I'm working on an existing building in California. It's three stories with a basement. We are going to be doing tenant improvements on all three floors. There isn't any change in occupancy. Since you are allowed to go up or down one story to an accessible restroom, can we just upgrade the restrooms on the first and third floor but leave the second floor restrooms as is? I understand that we'd have to provide signage to the nearest accessible toilet facility. 

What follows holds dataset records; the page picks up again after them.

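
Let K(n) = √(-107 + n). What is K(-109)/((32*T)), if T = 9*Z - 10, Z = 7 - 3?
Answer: 3*I*√6/416 ≈ 0.017665*I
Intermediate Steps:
Z = 4
T = 26 (T = 9*4 - 10 = 36 - 10 = 26)
K(-109)/((32*T)) = √(-107 - 109)/((32*26)) = √(-216)/832 = (6*I*√6)*(1/832) = 3*I*√6/416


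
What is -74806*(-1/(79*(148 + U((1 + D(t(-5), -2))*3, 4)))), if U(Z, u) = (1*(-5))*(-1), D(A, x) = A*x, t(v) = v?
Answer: 74806/12087 ≈ 6.1890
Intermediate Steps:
U(Z, u) = 5 (U(Z, u) = -5*(-1) = 5)
-74806*(-1/(79*(148 + U((1 + D(t(-5), -2))*3, 4)))) = -74806*(-1/(79*(148 + 5))) = -74806/(153*(-79)) = -74806/(-12087) = -74806*(-1/12087) = 74806/12087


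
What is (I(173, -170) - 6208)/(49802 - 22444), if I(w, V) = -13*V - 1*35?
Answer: -4033/27358 ≈ -0.14742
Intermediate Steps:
I(w, V) = -35 - 13*V (I(w, V) = -13*V - 35 = -35 - 13*V)
(I(173, -170) - 6208)/(49802 - 22444) = ((-35 - 13*(-170)) - 6208)/(49802 - 22444) = ((-35 + 2210) - 6208)/27358 = (2175 - 6208)*(1/27358) = -4033*1/27358 = -4033/27358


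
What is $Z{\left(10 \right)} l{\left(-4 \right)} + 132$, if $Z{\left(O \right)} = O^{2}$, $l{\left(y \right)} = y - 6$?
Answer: $-868$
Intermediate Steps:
$l{\left(y \right)} = -6 + y$ ($l{\left(y \right)} = y - 6 = -6 + y$)
$Z{\left(10 \right)} l{\left(-4 \right)} + 132 = 10^{2} \left(-6 - 4\right) + 132 = 100 \left(-10\right) + 132 = -1000 + 132 = -868$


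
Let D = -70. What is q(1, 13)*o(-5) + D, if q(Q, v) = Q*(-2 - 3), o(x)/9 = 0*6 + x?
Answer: 155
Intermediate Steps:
o(x) = 9*x (o(x) = 9*(0*6 + x) = 9*(0 + x) = 9*x)
q(Q, v) = -5*Q (q(Q, v) = Q*(-5) = -5*Q)
q(1, 13)*o(-5) + D = (-5*1)*(9*(-5)) - 70 = -5*(-45) - 70 = 225 - 70 = 155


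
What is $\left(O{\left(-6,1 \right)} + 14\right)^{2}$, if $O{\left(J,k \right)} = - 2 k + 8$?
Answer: $400$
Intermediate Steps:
$O{\left(J,k \right)} = 8 - 2 k$
$\left(O{\left(-6,1 \right)} + 14\right)^{2} = \left(\left(8 - 2\right) + 14\right)^{2} = \left(6 + 14\right)^{2} = 20^{2} = 400$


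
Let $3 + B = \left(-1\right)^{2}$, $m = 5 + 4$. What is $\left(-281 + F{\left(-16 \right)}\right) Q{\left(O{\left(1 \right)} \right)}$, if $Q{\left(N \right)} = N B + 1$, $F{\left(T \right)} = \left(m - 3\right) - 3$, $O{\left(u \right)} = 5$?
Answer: $2502$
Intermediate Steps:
$m = 9$
$B = -2$ ($B = -3 + \left(-1\right)^{2} = -3 + 1 = -2$)
$F{\left(T \right)} = 3$ ($F{\left(T \right)} = \left(9 - 3\right) - 3 = 6 - 3 = 3$)
$Q{\left(N \right)} = 1 - 2 N$ ($Q{\left(N \right)} = N \left(-2\right) + 1 = - 2 N + 1 = 1 - 2 N$)
$\left(-281 + F{\left(-16 \right)}\right) Q{\left(O{\left(1 \right)} \right)} = \left(-281 + 3\right) \left(1 - 10\right) = - 278 \left(1 - 10\right) = \left(-278\right) \left(-9\right) = 2502$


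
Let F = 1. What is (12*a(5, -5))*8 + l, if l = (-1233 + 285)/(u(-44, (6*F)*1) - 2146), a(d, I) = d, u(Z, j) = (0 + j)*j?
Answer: 506874/1055 ≈ 480.45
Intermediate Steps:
u(Z, j) = j² (u(Z, j) = j*j = j²)
l = 474/1055 (l = (-1233 + 285)/(((6*1)*1)² - 2146) = -948/((6*1)² - 2146) = -948/(6² - 2146) = -948/(36 - 2146) = -948/(-2110) = -948*(-1/2110) = 474/1055 ≈ 0.44929)
(12*a(5, -5))*8 + l = (12*5)*8 + 474/1055 = 60*8 + 474/1055 = 480 + 474/1055 = 506874/1055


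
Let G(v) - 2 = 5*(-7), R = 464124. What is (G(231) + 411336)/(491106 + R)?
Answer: 137101/318410 ≈ 0.43058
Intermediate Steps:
G(v) = -33 (G(v) = 2 + 5*(-7) = 2 - 35 = -33)
(G(231) + 411336)/(491106 + R) = (-33 + 411336)/(491106 + 464124) = 411303/955230 = 411303*(1/955230) = 137101/318410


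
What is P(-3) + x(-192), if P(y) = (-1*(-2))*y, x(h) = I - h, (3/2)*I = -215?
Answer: 128/3 ≈ 42.667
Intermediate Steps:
I = -430/3 (I = (⅔)*(-215) = -430/3 ≈ -143.33)
x(h) = -430/3 - h
P(y) = 2*y
P(-3) + x(-192) = 2*(-3) + (-430/3 - 1*(-192)) = -6 + (-430/3 + 192) = -6 + 146/3 = 128/3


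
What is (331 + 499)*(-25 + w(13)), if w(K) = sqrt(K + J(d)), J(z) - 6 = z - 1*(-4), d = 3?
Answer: -20750 + 830*sqrt(26) ≈ -16518.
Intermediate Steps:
J(z) = 10 + z (J(z) = 6 + (z - 1*(-4)) = 6 + (z + 4) = 6 + (4 + z) = 10 + z)
w(K) = sqrt(13 + K) (w(K) = sqrt(K + (10 + 3)) = sqrt(K + 13) = sqrt(13 + K))
(331 + 499)*(-25 + w(13)) = (331 + 499)*(-25 + sqrt(13 + 13)) = 830*(-25 + sqrt(26)) = -20750 + 830*sqrt(26)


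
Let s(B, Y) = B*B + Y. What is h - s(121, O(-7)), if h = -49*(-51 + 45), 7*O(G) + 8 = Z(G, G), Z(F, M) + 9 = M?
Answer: -100405/7 ≈ -14344.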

The main entrance faces a parking garage and is fully accessible. There is an accessible pathway from the public sidewalk (and bus stops) to this entrance. There is a secondary entrance/exit that faces the street but is not accessible. The ramp down to the entrance is too steep. As I understand the code, we don't have to make it accessible since 11B-202.4 requires only a primary entrance to the building or facility. There isn't any requirement that the primary entrance to face the street. We just have to provide signage providing direction to the nearest accessible entrance. Is that correct?


----------



## steveray (Apr 10, 2019)

Sounds good, but the Cali guys will know better.....Don't forget that you need to spend at least the 20% towards accessible upgrades until you are 100% accessible....


----------



## ADAguy (Apr 10, 2019)

You are attempting to bypass "the spirit" of the ADA by using what is seen as a "minimum". 
Also, is door hardware throughout the building compliant?


----------



## MtnArch (Apr 10, 2019)

steveray said:


> Sounds good, but the Cali guys will know better.....Don't forget that you need to spend at least the 20% towards accessible upgrades until you are 100% accessible....

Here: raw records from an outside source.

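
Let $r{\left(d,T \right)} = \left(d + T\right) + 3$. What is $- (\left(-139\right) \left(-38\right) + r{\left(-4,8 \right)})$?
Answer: $-5289$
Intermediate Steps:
$r{\left(d,T \right)} = 3 + T + d$ ($r{\left(d,T \right)} = \left(T + d\right) + 3 = 3 + T + d$)
$- (\left(-139\right) \left(-38\right) + r{\left(-4,8 \right)}) = - (\left(-139\right) \left(-38\right) + \left(3 + 8 - 4\right)) = - (5282 + 7) = \left(-1\right) 5289 = -5289$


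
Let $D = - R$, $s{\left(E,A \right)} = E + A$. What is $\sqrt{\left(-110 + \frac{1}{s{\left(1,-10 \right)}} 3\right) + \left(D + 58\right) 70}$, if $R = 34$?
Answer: $\frac{\sqrt{14127}}{3} \approx 39.619$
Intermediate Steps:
$s{\left(E,A \right)} = A + E$
$D = -34$ ($D = \left(-1\right) 34 = -34$)
$\sqrt{\left(-110 + \frac{1}{s{\left(1,-10 \right)}} 3\right) + \left(D + 58\right) 70} = \sqrt{\left(-110 + \frac{1}{-10 + 1} \cdot 3\right) + \left(-34 + 58\right) 70} = \sqrt{\left(-110 + \frac{1}{-9} \cdot 3\right) + 24 \cdot 70} = \sqrt{\left(-110 - \frac{1}{3}\right) + 1680} = \sqrt{- \frac{331}{3} + 1680} = \sqrt{\frac{4709}{3}} = \frac{\sqrt{14127}}{3}$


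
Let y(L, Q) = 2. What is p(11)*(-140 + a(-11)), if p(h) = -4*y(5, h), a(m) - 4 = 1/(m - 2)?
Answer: 14152/13 ≈ 1088.6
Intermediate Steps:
a(m) = 4 + 1/(-2 + m) (a(m) = 4 + 1/(m - 2) = 4 + 1/(-2 + m))
p(h) = -8 (p(h) = -4*2 = -8)
p(11)*(-140 + a(-11)) = -8*(-140 + (-7 + 4*(-11))/(-2 - 11)) = -8*(-140 + (-7 - 44)/(-13)) = -8*(-140 - 1/13*(-51)) = -8*(-140 + 51/13) = -8*(-1769/13) = 14152/13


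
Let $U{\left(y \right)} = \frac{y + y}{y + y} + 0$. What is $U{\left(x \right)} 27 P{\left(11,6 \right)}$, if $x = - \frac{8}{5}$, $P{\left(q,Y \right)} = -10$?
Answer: $-270$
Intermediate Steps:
$x = - \frac{8}{5}$ ($x = \left(-8\right) \frac{1}{5} = - \frac{8}{5} \approx -1.6$)
$U{\left(y \right)} = 1$ ($U{\left(y \right)} = \frac{2 y}{2 y} + 0 = 2 y \frac{1}{2 y} + 0 = 1 + 0 = 1$)
$U{\left(x \right)} 27 P{\left(11,6 \right)} = 1 \cdot 27 \left(-10\right) = 27 \left(-10\right) = -270$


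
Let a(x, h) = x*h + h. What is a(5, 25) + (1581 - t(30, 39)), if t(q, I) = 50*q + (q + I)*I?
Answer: -2460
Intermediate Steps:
a(x, h) = h + h*x (a(x, h) = h*x + h = h + h*x)
t(q, I) = 50*q + I*(I + q) (t(q, I) = 50*q + (I + q)*I = 50*q + I*(I + q))
a(5, 25) + (1581 - t(30, 39)) = 25*(1 + 5) + (1581 - (39**2 + 50*30 + 39*30)) = 25*6 + (1581 - (1521 + 1500 + 1170)) = 150 + (1581 - 1*4191) = 150 + (1581 - 4191) = 150 - 2610 = -2460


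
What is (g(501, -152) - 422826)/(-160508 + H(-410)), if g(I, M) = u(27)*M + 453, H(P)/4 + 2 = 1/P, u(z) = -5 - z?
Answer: 85589345/32905782 ≈ 2.6010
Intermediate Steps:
H(P) = -8 + 4/P
g(I, M) = 453 - 32*M (g(I, M) = (-5 - 1*27)*M + 453 = (-5 - 27)*M + 453 = -32*M + 453 = 453 - 32*M)
(g(501, -152) - 422826)/(-160508 + H(-410)) = ((453 - 32*(-152)) - 422826)/(-160508 + (-8 + 4/(-410))) = ((453 + 4864) - 422826)/(-160508 + (-8 + 4*(-1/410))) = (5317 - 422826)/(-160508 + (-8 - 2/205)) = -417509/(-160508 - 1642/205) = -417509/(-32905782/205) = -417509*(-205/32905782) = 85589345/32905782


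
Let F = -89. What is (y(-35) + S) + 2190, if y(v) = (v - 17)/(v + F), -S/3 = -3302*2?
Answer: 682075/31 ≈ 22002.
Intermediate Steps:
S = 19812 (S = -(-9906)*2 = -3*(-6604) = 19812)
y(v) = (-17 + v)/(-89 + v) (y(v) = (v - 17)/(v - 89) = (-17 + v)/(-89 + v))
(y(-35) + S) + 2190 = ((-17 - 35)/(-89 - 35) + 19812) + 2190 = (-52/(-124) + 19812) + 2190 = (-1/124*(-52) + 19812) + 2190 = (13/31 + 19812) + 2190 = 614185/31 + 2190 = 682075/31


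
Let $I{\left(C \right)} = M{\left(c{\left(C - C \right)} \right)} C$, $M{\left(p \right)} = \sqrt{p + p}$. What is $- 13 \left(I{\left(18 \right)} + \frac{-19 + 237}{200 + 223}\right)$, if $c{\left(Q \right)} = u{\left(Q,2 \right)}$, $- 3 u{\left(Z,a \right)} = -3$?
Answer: $- \frac{2834}{423} - 234 \sqrt{2} \approx -337.63$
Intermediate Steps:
$u{\left(Z,a \right)} = 1$ ($u{\left(Z,a \right)} = \left(- \frac{1}{3}\right) \left(-3\right) = 1$)
$c{\left(Q \right)} = 1$
$M{\left(p \right)} = \sqrt{2} \sqrt{p}$ ($M{\left(p \right)} = \sqrt{2 p} = \sqrt{2} \sqrt{p}$)
$I{\left(C \right)} = C \sqrt{2}$ ($I{\left(C \right)} = \sqrt{2} \sqrt{1} C = \sqrt{2} \cdot 1 C = \sqrt{2} C = C \sqrt{2}$)
$- 13 \left(I{\left(18 \right)} + \frac{-19 + 237}{200 + 223}\right) = - 13 \left(18 \sqrt{2} + \frac{-19 + 237}{200 + 223}\right) = - 13 \left(18 \sqrt{2} + \frac{218}{423}\right) = - 13 \left(\frac{218}{423} + 18 \sqrt{2}\right) = - \frac{2834}{423} - 234 \sqrt{2}$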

The 20% unreasonable hardship threshold as of January 2019 in California is $166,157.


----------



## JPohling (Apr 10, 2019)

Yes your TI construction costs will be far over the threshold so you are in it for 100% compliance.  Depending upon the jurisdiction you may be able to argue the one floor up or down issue.  How far is the travel distance to the accessible restrooms from the most remote spot.  The secondary non accessible entry should be allowed with no change in use as long as your primary entry is compliant.


----------



## mtlogcabin (Apr 10, 2019)

knelson said:


> can we just upgrade the restrooms on the first and third floor


----------



## mtlogcabin (Apr 10, 2019)

ADAguy said:


> You are attempting to bypass "the spirit" of the ADA by using what is seen as a "minimum".


 Designers can look at the "spirit" of a code but plans examiner and inspectors are limited to make sure the "minimum" be met.


----------



## steveray (Apr 10, 2019)

To ignore any of the bathrooms, you would have to meet one of the exceptions to have it non accessible as new  in 1109ish IBC...


----------



## mtlogcabin (Apr 10, 2019)

Relocate them to the upper and lower floors and add the fixtures to the remodeled restrooms.
Or if you do not need the second floor fixture count just remove them.


----------